Abstract 1407: Spatial Heterogeneity of the Mitochondrial Membrane Potential Underlies Reperfusion Related Arrhythmias
Previously, we demonstrated a mechanism by which depolarization of the mitochondrial membrane potential (ΔΨm) causes conduction block (i.e. ‘metabolic sink’). However, a direct relationship between ΔΨm dynamics and post ischemic VF remained unknown. Here, we developed a novel system capable of directly measuring ΔΨm and calcium transients (CaT) in the same hearts.
Methods: Guinea pig hearts, double stained with TMRM (ΔΨm) and Rhod2am (CaT) were subjected to a standard protocol of ischemia reperfusion. CaT and ΔΨm were optically measured and correlated from 464 sites spanning a 0.4cm area of the LV.

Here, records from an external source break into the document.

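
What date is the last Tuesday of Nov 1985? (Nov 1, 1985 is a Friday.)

Nov 1985 begins on a Friday, so the first Tuesday is Nov 5 (4 days later).
Nov 1985 has 30 days. Adding weeks: 5, 12, 19, 26 — the last one ≤ 30 is the 26th.

Nov 26, 1985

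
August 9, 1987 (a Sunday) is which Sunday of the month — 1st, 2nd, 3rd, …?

2nd

Day 9 falls in week ⌈9/7⌉ of the month.
Days 1–7 hold the 1st Sunday, 8–14 the 2nd, 15–21 the 3rd, 22–28 the 4th, 29–31 the 5th.
9 is in the range for the 2nd.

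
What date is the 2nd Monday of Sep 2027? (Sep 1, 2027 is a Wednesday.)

Sep 2027 begins on a Wednesday, so the first Monday is Sep 6 (5 days later).
The 2nd Monday is 1 weeks later: 6 + 7 = 13.

Sep 13, 2027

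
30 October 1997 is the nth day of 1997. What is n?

Days in months before October: 31 + 28 + 31 + 30 + 31 + 30 + 31 + 31 + 30 = 273.
Plus 30 days into October → day 303.

303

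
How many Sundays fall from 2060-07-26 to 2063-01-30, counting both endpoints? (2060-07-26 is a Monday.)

131

2060-07-26 is a Monday; the first Sunday on or after it is 2060-08-01 (6 days later).
From 2060-08-01 to 2063-01-30: 152 + 365 + 365 + 30 = 912 days (rest of 2060, 2061, 2062, to 2063-01-30 in 2063).
912 ÷ 7 = 130 full weeks with remainder 2, so 130 more Sundays after the first → 131.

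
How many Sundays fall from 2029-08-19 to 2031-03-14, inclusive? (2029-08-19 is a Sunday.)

2029-08-19 is a Sunday; the first Sunday on or after it is 2029-08-19.
From 2029-08-19 to 2031-03-14: 134 + 365 + 73 = 572 days (rest of 2029, 2030, to 2031-03-14 in 2031).
572 ÷ 7 = 81 full weeks with remainder 5, so 81 more Sundays after the first → 82.

82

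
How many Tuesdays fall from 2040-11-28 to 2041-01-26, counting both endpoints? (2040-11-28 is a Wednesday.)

8

2040-11-28 is a Wednesday; the first Tuesday on or after it is 2040-12-04 (6 days later).
From 2040-12-04 to 2041-01-26: 27 + 26 = 53 days (rest of December, January).
53 ÷ 7 = 7 full weeks with remainder 4, so 7 more Tuesdays after the first → 8.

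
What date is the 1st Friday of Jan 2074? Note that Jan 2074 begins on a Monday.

Jan 5, 2074

Jan 2074 begins on a Monday, so the first Friday is Jan 5 (4 days later).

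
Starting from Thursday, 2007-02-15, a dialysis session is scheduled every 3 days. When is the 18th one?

2007-04-07

The 18th occurrence is 17 intervals after the first: 17 × 3 = 51 days after 2007-02-15.
February has 28 days — 13 days to the end of February leaves 38.
March has 31 days (7 left).
7 days into April → 2007-04-07.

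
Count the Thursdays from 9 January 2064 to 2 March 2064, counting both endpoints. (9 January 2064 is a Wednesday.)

8

9 January 2064 is a Wednesday; the first Thursday on or after it is 10 January 2064 (1 day later).
From 10 January 2064 to 2 March 2064: 21 + 29 + 2 = 52 days (rest of January, February, March).
52 ÷ 7 = 7 full weeks with remainder 3, so 7 more Thursdays after the first → 8.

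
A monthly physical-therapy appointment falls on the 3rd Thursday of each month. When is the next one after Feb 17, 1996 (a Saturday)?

Mar 21, 1996

Feb 1996 starts on a Thursday; its first Thursday is the 1st, so the 3rd Thursday is the 15th — Feb 15, 1996.
That is not after Feb 17, 1996, so look at Mar 1996.
Mar 1996 starts on a Friday; its first Thursday is the 7th, so the 3rd Thursday is the 21st — Mar 21, 1996.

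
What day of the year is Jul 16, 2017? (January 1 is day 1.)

197

Days in months before Jul: 31 + 28 + 31 + 30 + 31 + 30 = 181.
Plus 16 days into Jul → day 197.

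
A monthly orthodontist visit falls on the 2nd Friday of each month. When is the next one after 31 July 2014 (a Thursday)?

8 August 2014

July 2014 starts on a Tuesday; its first Friday is the 4th, so the 2nd Friday is the 11th — 11 July 2014.
That is not after 31 July 2014, so look at August 2014.
August 2014 starts on a Friday; its first Friday is the 1st, so the 2nd Friday is the 8th — 8 August 2014.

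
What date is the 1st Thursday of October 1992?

1 October 1992

The first Thursday of October 1992 is October 1.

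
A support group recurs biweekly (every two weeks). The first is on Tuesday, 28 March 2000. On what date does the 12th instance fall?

29 August 2000

The 12th occurrence is 11 intervals after the first: 11 × 14 = 154 days after 28 March 2000.
March has 31 days — 3 days to the end of March leaves 151.
April has 30 days (121 left).
May has 31 days (90 left).
June has 30 days (60 left).
July has 31 days (29 left).
29 days into August → 29 August 2000.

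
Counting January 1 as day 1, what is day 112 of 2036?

January has 31 days (112 − 31 = 81 remain).
February has 29 days (81 − 29 = 52 remain).
March has 31 days (52 − 31 = 21 remain).
21 into April → April 21.

April 21, 2036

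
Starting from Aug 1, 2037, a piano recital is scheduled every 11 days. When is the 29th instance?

Jun 5, 2038

The 29th occurrence is 28 intervals after the first: 28 × 11 = 308 days after Aug 1, 2037.
Aug has 31 days — 30 days to the end of Aug leaves 278.
Sep has 30 days (248 left).
Oct has 31 days (217 left).
Nov has 30 days (187 left).
Dec has 31 days (156 left).
Jan has 31 days (125 left).
Feb has 28 days (97 left).
Mar has 31 days (66 left).
Apr has 30 days (36 left).
May has 31 days (5 left).
5 days into Jun → Jun 5, 2038.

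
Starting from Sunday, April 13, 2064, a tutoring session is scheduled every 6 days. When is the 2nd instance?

April 19, 2064

The 2nd occurrence is 1 interval after the first: 1 × 6 = 6 days after April 13, 2064.
6 days later is April 19, 2064.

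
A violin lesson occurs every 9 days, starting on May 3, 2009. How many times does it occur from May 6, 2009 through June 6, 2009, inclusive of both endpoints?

3

Occurrences land 9·i days after May 3, 2009 for i = 0, 1, 2, …
May 6, 2009 is 3 days after the start; 3 ÷ 9 = 0 remainder 3; since the remainder is 3, round up to i = 1. First occurrence in the window: #2 on May 12, 2009 (1×9 = 9 days in).
June 6, 2009 is 34 days after the start; 34 ÷ 9 = 3 remainder 7. Last occurrence in the window: #4 on May 30, 2009.
Occurrences #2 through #4: 3 in total.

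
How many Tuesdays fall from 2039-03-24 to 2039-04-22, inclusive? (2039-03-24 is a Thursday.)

4

2039-03-24 is a Thursday; the first Tuesday on or after it is 2039-03-29 (5 days later).
From 2039-03-29 to 2039-04-22: 2 + 22 = 24 days (rest of March, April).
24 ÷ 7 = 3 full weeks with remainder 3, so 3 more Tuesdays after the first → 4.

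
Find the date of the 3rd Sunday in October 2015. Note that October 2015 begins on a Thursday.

2015-10-18

October 2015 begins on a Thursday, so the first Sunday is October 4 (3 days later).
The 3rd Sunday is 2 weeks later: 4 + 14 = 18.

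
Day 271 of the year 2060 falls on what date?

January has 31 days (271 − 31 = 240 remain).
February has 29 days (240 − 29 = 211 remain).
March has 31 days (211 − 31 = 180 remain).
April has 30 days (180 − 30 = 150 remain).
May has 31 days (150 − 31 = 119 remain).
June has 30 days (119 − 30 = 89 remain).
July has 31 days (89 − 31 = 58 remain).
August has 31 days (58 − 31 = 27 remain).
27 into September → September 27.

September 27, 2060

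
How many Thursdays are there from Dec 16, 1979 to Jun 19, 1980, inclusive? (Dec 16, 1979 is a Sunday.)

Dec 16, 1979 is a Sunday; the first Thursday on or after it is Dec 20, 1979 (4 days later).
From Dec 20, 1979 to Jun 19, 1980: 11 + 31 + 29 + 31 + 30 + 31 + 19 = 182 days (rest of Dec, Jan, Feb, Mar, Apr, May, Jun).
182 ÷ 7 = 26 full weeks with remainder 0, so 26 more Thursdays after the first → 27.

27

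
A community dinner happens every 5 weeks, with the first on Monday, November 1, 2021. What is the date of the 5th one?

The 5th occurrence is 4 intervals after the first: 4 × 35 = 140 days after November 1, 2021.
November has 30 days — 29 days to the end of November leaves 111.
December has 31 days (80 left).
January has 31 days (49 left).
February has 28 days (21 left).
21 days into March → March 21, 2022.

March 21, 2022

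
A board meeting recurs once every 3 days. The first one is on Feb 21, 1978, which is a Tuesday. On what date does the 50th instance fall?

The 50th occurrence is 49 intervals after the first: 49 × 3 = 147 days after Feb 21, 1978.
Feb has 28 days — 7 days to the end of Feb leaves 140.
Mar has 31 days (109 left).
Apr has 30 days (79 left).
May has 31 days (48 left).
Jun has 30 days (18 left).
18 days into Jul → Jul 18, 1978.

Jul 18, 1978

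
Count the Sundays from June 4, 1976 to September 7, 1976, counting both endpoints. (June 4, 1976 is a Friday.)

June 4, 1976 is a Friday; the first Sunday on or after it is June 6, 1976 (2 days later).
From June 6, 1976 to September 7, 1976: 24 + 31 + 31 + 7 = 93 days (rest of June, July, August, September).
93 ÷ 7 = 13 full weeks with remainder 2, so 13 more Sundays after the first → 14.

14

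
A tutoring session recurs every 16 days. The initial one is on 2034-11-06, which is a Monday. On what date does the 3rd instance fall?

The 3rd occurrence is 2 intervals after the first: 2 × 16 = 32 days after 2034-11-06.
November has 30 days — 24 days to the end of November leaves 8.
8 days into December → 2034-12-08.

2034-12-08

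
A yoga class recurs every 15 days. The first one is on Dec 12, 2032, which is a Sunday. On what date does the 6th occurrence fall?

The 6th occurrence is 5 intervals after the first: 5 × 15 = 75 days after Dec 12, 2032.
Dec has 31 days — 19 days to the end of Dec leaves 56.
Jan has 31 days (25 left).
25 days into Feb → Feb 25, 2033.

Feb 25, 2033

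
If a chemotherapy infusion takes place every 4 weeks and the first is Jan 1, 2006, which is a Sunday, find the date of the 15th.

The 15th occurrence is 14 intervals after the first: 14 × 28 = 392 days after Jan 1, 2006.
Jan has 31 days — 30 days to the end of Jan leaves 362.
Feb has 28 days (334 left).
Mar has 31 days (303 left).
Apr has 30 days (273 left).
May has 31 days (242 left).
Jun has 30 days (212 left).
Jul has 31 days (181 left).
Aug has 31 days (150 left).
Sep has 30 days (120 left).
Oct has 31 days (89 left).
Nov has 30 days (59 left).
Dec has 31 days (28 left).
28 days into Jan → Jan 28, 2007.

Jan 28, 2007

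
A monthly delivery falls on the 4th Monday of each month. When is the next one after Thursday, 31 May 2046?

May 2046 starts on a Tuesday; its first Monday is the 7th, so the 4th Monday is the 28th — 28 May 2046.
That is not after 31 May 2046, so look at June 2046.
June 2046 starts on a Friday; its first Monday is the 4th, so the 4th Monday is the 25th — 25 June 2046.

25 June 2046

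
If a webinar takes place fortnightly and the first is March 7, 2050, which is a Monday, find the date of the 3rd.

The 3rd occurrence is 2 intervals after the first: 2 × 14 = 28 days after March 7, 2050.
March has 31 days — 24 days to the end of March leaves 4.
4 days into April → April 4, 2050.

April 4, 2050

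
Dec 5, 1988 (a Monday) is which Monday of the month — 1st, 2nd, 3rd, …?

Day 5 falls in week ⌈5/7⌉ of the month.
Days 1–7 hold the 1st Monday, 8–14 the 2nd, 15–21 the 3rd, 22–28 the 4th, 29–31 the 5th.
5 is in the range for the 1st.

1st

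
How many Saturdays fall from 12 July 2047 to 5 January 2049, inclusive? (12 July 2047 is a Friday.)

12 July 2047 is a Friday; the first Saturday on or after it is 13 July 2047 (1 day later).
From 13 July 2047 to 5 January 2049: 171 + 366 + 5 = 542 days (rest of 2047, 2048, to 5 January 2049 in 2049).
542 ÷ 7 = 77 full weeks with remainder 3, so 77 more Saturdays after the first → 78.

78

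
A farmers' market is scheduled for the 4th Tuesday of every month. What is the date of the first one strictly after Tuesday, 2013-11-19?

2013-11-26

November 2013 starts on a Friday; its first Tuesday is the 5th, so the 4th Tuesday is the 26th — 2013-11-26.
2013-11-26 is after 2013-11-19, so that is the next one.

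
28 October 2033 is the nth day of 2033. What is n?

301

Days in months before October: 31 + 28 + 31 + 30 + 31 + 30 + 31 + 31 + 30 = 273.
Plus 28 days into October → day 301.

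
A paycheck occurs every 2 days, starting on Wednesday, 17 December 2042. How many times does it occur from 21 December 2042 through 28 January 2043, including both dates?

Occurrences land 2·i days after 17 December 2042 for i = 0, 1, 2, …
21 December 2042 is 4 days after the start; 4 ÷ 2 = 2 remainder 0. First occurrence in the window: #3 on 21 December 2042 (2×2 = 4 days in).
28 January 2043 is 42 days after the start; 42 ÷ 2 = 21 remainder 0. Last occurrence in the window: #22 on 28 January 2043.
Occurrences #3 through #22: 20 in total.

20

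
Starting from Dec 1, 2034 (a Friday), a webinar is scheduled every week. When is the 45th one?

Oct 5, 2035

The 45th occurrence is 44 intervals after the first: 44 × 7 = 308 days after Dec 1, 2034.
Dec has 31 days — 30 days to the end of Dec leaves 278.
Jan has 31 days (247 left).
Feb has 28 days (219 left).
Mar has 31 days (188 left).
Apr has 30 days (158 left).
May has 31 days (127 left).
Jun has 30 days (97 left).
Jul has 31 days (66 left).
Aug has 31 days (35 left).
Sep has 30 days (5 left).
5 days into Oct → Oct 5, 2035.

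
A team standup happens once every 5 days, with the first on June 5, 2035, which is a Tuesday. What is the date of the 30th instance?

October 28, 2035

The 30th occurrence is 29 intervals after the first: 29 × 5 = 145 days after June 5, 2035.
June has 30 days — 25 days to the end of June leaves 120.
July has 31 days (89 left).
August has 31 days (58 left).
September has 30 days (28 left).
28 days into October → October 28, 2035.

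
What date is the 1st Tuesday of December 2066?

7 December 2066

The first Tuesday of December 2066 is December 7.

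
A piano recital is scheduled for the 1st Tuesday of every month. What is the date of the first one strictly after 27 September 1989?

3 October 1989

September 1989 starts on a Friday, so its 1st Tuesday is 5 September 1989 (4 days in).
That is not after 27 September 1989, so look at October 1989.
October 1989 starts on a Sunday, so its 1st Tuesday is 3 October 1989 (2 days in).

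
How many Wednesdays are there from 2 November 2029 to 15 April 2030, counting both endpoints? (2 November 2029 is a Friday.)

23

2 November 2029 is a Friday; the first Wednesday on or after it is 7 November 2029 (5 days later).
From 7 November 2029 to 15 April 2030: 23 + 31 + 31 + 28 + 31 + 15 = 159 days (rest of November, December, January, February, March, April).
159 ÷ 7 = 22 full weeks with remainder 5, so 22 more Wednesdays after the first → 23.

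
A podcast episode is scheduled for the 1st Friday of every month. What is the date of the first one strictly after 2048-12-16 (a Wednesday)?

2049-01-01

December 2048 starts on a Tuesday, so its 1st Friday is 2048-12-04 (3 days in).
That is not after 2048-12-16, so look at January 2049.
January 2049 starts on a Friday, so its 1st Friday is 2049-01-01.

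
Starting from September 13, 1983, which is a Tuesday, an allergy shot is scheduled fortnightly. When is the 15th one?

The 15th occurrence is 14 intervals after the first: 14 × 14 = 196 days after September 13, 1983.
September has 30 days — 17 days to the end of September leaves 179.
October has 31 days (148 left).
November has 30 days (118 left).
December has 31 days (87 left).
January has 31 days (56 left).
February has 29 days (27 left).
27 days into March → March 27, 1984.

March 27, 1984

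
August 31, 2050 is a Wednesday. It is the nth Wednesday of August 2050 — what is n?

5th

Day 31 falls in week ⌈31/7⌉ of the month.
Days 1–7 hold the 1st Wednesday, 8–14 the 2nd, 15–21 the 3rd, 22–28 the 4th, 29–31 the 5th.
31 is in the range for the 5th.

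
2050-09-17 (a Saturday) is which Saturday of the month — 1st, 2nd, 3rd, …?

3rd

Day 17 falls in week ⌈17/7⌉ of the month.
Days 1–7 hold the 1st Saturday, 8–14 the 2nd, 15–21 the 3rd, 22–28 the 4th, 29–31 the 5th.
17 is in the range for the 3rd.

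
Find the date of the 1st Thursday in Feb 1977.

Feb 1977 begins on a Tuesday, so the first Thursday is Feb 3 (2 days later).

Feb 3, 1977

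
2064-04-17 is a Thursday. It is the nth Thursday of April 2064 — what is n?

3rd

Day 17 falls in week ⌈17/7⌉ of the month.
Days 1–7 hold the 1st Thursday, 8–14 the 2nd, 15–21 the 3rd, 22–28 the 4th, 29–31 the 5th.
17 is in the range for the 3rd.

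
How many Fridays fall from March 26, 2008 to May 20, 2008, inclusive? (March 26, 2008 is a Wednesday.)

March 26, 2008 is a Wednesday; the first Friday on or after it is March 28, 2008 (2 days later).
From March 28, 2008 to May 20, 2008: 3 + 30 + 20 = 53 days (rest of March, April, May).
53 ÷ 7 = 7 full weeks with remainder 4, so 7 more Fridays after the first → 8.

8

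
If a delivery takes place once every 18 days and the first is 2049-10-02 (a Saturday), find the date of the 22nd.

2050-10-15

The 22nd occurrence is 21 intervals after the first: 21 × 18 = 378 days after 2049-10-02.
October has 31 days — 29 days to the end of October leaves 349.
November has 30 days (319 left).
December has 31 days (288 left).
January has 31 days (257 left).
February has 28 days (229 left).
March has 31 days (198 left).
April has 30 days (168 left).
May has 31 days (137 left).
June has 30 days (107 left).
July has 31 days (76 left).
August has 31 days (45 left).
September has 30 days (15 left).
15 days into October → 2050-10-15.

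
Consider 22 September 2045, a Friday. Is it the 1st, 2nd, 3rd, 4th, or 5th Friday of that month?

4th

Day 22 falls in week ⌈22/7⌉ of the month.
Days 1–7 hold the 1st Friday, 8–14 the 2nd, 15–21 the 3rd, 22–28 the 4th, 29–31 the 5th.
22 is in the range for the 4th.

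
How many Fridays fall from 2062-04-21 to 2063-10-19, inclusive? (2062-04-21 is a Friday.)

2062-04-21 is a Friday; the first Friday on or after it is 2062-04-21.
From 2062-04-21 to 2063-10-19: 254 + 292 = 546 days (rest of 2062, to 2063-10-19 in 2063).
546 ÷ 7 = 78 full weeks with remainder 0, so 78 more Fridays after the first → 79.

79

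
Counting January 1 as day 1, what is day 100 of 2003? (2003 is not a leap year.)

January has 31 days (100 − 31 = 69 remain).
February has 28 days (69 − 28 = 41 remain).
March has 31 days (41 − 31 = 10 remain).
10 into April → April 10.

10 April 2003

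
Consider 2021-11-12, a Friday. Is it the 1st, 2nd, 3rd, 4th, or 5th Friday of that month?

Day 12 falls in week ⌈12/7⌉ of the month.
Days 1–7 hold the 1st Friday, 8–14 the 2nd, 15–21 the 3rd, 22–28 the 4th, 29–31 the 5th.
12 is in the range for the 2nd.

2nd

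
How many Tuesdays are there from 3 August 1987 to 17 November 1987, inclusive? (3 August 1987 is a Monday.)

16

3 August 1987 is a Monday; the first Tuesday on or after it is 4 August 1987 (1 day later).
From 4 August 1987 to 17 November 1987: 27 + 30 + 31 + 17 = 105 days (rest of August, September, October, November).
105 ÷ 7 = 15 full weeks with remainder 0, so 15 more Tuesdays after the first → 16.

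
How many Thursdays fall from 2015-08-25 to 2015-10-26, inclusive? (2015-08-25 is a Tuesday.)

9

2015-08-25 is a Tuesday; the first Thursday on or after it is 2015-08-27 (2 days later).
From 2015-08-27 to 2015-10-26: 4 + 30 + 26 = 60 days (rest of August, September, October).
60 ÷ 7 = 8 full weeks with remainder 4, so 8 more Thursdays after the first → 9.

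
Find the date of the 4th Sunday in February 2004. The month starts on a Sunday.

February 2004 begins on a Sunday, so the first Sunday is February 1.
The 4th Sunday is 3 weeks later: 1 + 21 = 22.

22 February 2004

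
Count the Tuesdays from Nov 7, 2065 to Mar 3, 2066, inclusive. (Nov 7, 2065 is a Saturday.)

17

Nov 7, 2065 is a Saturday; the first Tuesday on or after it is Nov 10, 2065 (3 days later).
From Nov 10, 2065 to Mar 3, 2066: 20 + 31 + 31 + 28 + 3 = 113 days (rest of Nov, Dec, Jan, Feb, Mar).
113 ÷ 7 = 16 full weeks with remainder 1, so 16 more Tuesdays after the first → 17.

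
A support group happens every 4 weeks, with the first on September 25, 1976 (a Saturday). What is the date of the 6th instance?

February 12, 1977

The 6th occurrence is 5 intervals after the first: 5 × 28 = 140 days after September 25, 1976.
September has 30 days — 5 days to the end of September leaves 135.
October has 31 days (104 left).
November has 30 days (74 left).
December has 31 days (43 left).
January has 31 days (12 left).
12 days into February → February 12, 1977.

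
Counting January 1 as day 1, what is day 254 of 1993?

1993-09-11

January has 31 days (254 − 31 = 223 remain).
February has 28 days (223 − 28 = 195 remain).
March has 31 days (195 − 31 = 164 remain).
April has 30 days (164 − 30 = 134 remain).
May has 31 days (134 − 31 = 103 remain).
June has 30 days (103 − 30 = 73 remain).
July has 31 days (73 − 31 = 42 remain).
August has 31 days (42 − 31 = 11 remain).
11 into September → September 11.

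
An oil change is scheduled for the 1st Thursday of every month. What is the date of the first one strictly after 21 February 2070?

6 March 2070

February 2070 starts on a Saturday, so its 1st Thursday is 6 February 2070 (5 days in).
That is not after 21 February 2070, so look at March 2070.
March 2070 starts on a Saturday, so its 1st Thursday is 6 March 2070 (5 days in).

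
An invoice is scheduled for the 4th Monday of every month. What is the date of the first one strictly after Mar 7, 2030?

Mar 25, 2030

Mar 2030 starts on a Friday; its first Monday is the 4th, so the 4th Monday is the 25th — Mar 25, 2030.
Mar 25, 2030 is after Mar 7, 2030, so that is the next one.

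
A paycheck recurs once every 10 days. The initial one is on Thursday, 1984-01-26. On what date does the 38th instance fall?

1985-01-30

The 38th occurrence is 37 intervals after the first: 37 × 10 = 370 days after 1984-01-26.
January has 31 days — 5 days to the end of January leaves 365.
February has 29 days (336 left).
March has 31 days (305 left).
April has 30 days (275 left).
May has 31 days (244 left).
June has 30 days (214 left).
July has 31 days (183 left).
August has 31 days (152 left).
September has 30 days (122 left).
October has 31 days (91 left).
November has 30 days (61 left).
December has 31 days (30 left).
30 days into January → 1985-01-30.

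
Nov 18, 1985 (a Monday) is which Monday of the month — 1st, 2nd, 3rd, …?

Day 18 falls in week ⌈18/7⌉ of the month.
Days 1–7 hold the 1st Monday, 8–14 the 2nd, 15–21 the 3rd, 22–28 the 4th, 29–31 the 5th.
18 is in the range for the 3rd.

3rd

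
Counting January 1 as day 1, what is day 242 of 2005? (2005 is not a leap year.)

January has 31 days (242 − 31 = 211 remain).
February has 28 days (211 − 28 = 183 remain).
March has 31 days (183 − 31 = 152 remain).
April has 30 days (152 − 30 = 122 remain).
May has 31 days (122 − 31 = 91 remain).
June has 30 days (91 − 30 = 61 remain).
July has 31 days (61 − 31 = 30 remain).
30 into August → August 30.

2005-08-30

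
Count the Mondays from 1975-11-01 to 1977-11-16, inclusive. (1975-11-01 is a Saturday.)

107

1975-11-01 is a Saturday; the first Monday on or after it is 1975-11-03 (2 days later).
From 1975-11-03 to 1977-11-16: 58 + 366 + 320 = 744 days (rest of 1975, 1976, to 1977-11-16 in 1977).
744 ÷ 7 = 106 full weeks with remainder 2, so 106 more Mondays after the first → 107.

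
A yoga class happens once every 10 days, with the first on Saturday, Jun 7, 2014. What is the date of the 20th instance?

Dec 14, 2014

The 20th occurrence is 19 intervals after the first: 19 × 10 = 190 days after Jun 7, 2014.
Jun has 30 days — 23 days to the end of Jun leaves 167.
Jul has 31 days (136 left).
Aug has 31 days (105 left).
Sep has 30 days (75 left).
Oct has 31 days (44 left).
Nov has 30 days (14 left).
14 days into Dec → Dec 14, 2014.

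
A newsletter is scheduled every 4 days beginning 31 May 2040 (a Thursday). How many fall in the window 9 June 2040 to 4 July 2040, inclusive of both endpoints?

6

Occurrences land 4·i days after 31 May 2040 for i = 0, 1, 2, …
9 June 2040 is 9 days after the start; 9 ÷ 4 = 2 remainder 1; since the remainder is 1, round up to i = 3. First occurrence in the window: #4 on 12 June 2040 (3×4 = 12 days in).
4 July 2040 is 34 days after the start; 34 ÷ 4 = 8 remainder 2. Last occurrence in the window: #9 on 2 July 2040.
Occurrences #4 through #9: 6 in total.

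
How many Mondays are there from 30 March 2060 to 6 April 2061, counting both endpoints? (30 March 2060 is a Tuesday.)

53

30 March 2060 is a Tuesday; the first Monday on or after it is 5 April 2060 (6 days later).
From 5 April 2060 to 6 April 2061: 270 + 96 = 366 days (rest of 2060, to 6 April 2061 in 2061).
366 ÷ 7 = 52 full weeks with remainder 2, so 52 more Mondays after the first → 53.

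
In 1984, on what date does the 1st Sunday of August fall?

5 August 1984

The first Sunday of August 1984 is August 5.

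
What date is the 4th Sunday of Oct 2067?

Oct 2067 begins on a Saturday, so the first Sunday is Oct 2 (1 day later).
The 4th Sunday is 3 weeks later: 2 + 21 = 23.

Oct 23, 2067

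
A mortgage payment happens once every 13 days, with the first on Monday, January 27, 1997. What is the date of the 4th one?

March 7, 1997

The 4th occurrence is 3 intervals after the first: 3 × 13 = 39 days after January 27, 1997.
January has 31 days — 4 days to the end of January leaves 35.
February has 28 days (7 left).
7 days into March → March 7, 1997.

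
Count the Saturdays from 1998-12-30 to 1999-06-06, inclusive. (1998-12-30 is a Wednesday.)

1998-12-30 is a Wednesday; the first Saturday on or after it is 1999-01-02 (3 days later).
From 1999-01-02 to 1999-06-06: 29 + 28 + 31 + 30 + 31 + 6 = 155 days (rest of January, February, March, April, May, June).
155 ÷ 7 = 22 full weeks with remainder 1, so 22 more Saturdays after the first → 23.

23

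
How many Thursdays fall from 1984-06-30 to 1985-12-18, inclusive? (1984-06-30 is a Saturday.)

1984-06-30 is a Saturday; the first Thursday on or after it is 1984-07-05 (5 days later).
From 1984-07-05 to 1985-12-18: 179 + 352 = 531 days (rest of 1984, to 1985-12-18 in 1985).
531 ÷ 7 = 75 full weeks with remainder 6, so 75 more Thursdays after the first → 76.

76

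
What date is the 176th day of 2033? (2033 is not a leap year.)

Jan has 31 days (176 − 31 = 145 remain).
Feb has 28 days (145 − 28 = 117 remain).
Mar has 31 days (117 − 31 = 86 remain).
Apr has 30 days (86 − 30 = 56 remain).
May has 31 days (56 − 31 = 25 remain).
25 into Jun → Jun 25.

Jun 25, 2033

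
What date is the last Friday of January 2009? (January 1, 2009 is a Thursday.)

January 30, 2009

January 2009 begins on a Thursday, so the first Friday is January 2 (1 day later).
January 2009 has 31 days. Adding weeks: 2, 9, 16, 23, 30 — the last one ≤ 31 is the 30th.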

Results: Despite overlapping emission spectra, differences in CaT and ΔΨm kinetics allowed for separation of the 2 signals. ΔΨm was markedly reduced during the first minute of ischemia, followed by a more gradual decay (Figure⇓, top). ΔΨm depolarization was associated with significant CaT shortening. Reperfusion caused the rapid increase in ΔΨm signals to pre ischemic levels. However, despite recovery of average ΔΨm, there was a marked (+42%) increase in the spatial heterogeneity of ΔΨm across the mapping field (Figure⇓ bottom). Interestingly, ΔΨm heterogeneity was greatest during early reperfusion coinciding with the onset of VF. Finally, regions of conduction block were characterized by significantly lower ΔΨm levels compared to neighboring regions exhibiting high frequency Ca2+ oscillations.
Conclusion: These data demonstrate that: 1. ΔΨm depolarization during ischemia leads to membrane inexcitability, and 2. the heterogeneous recovery of ΔΨm during early reperfusion underlies spatial heterogeneities in tissue excitability underlying conduction block and arrhythmias.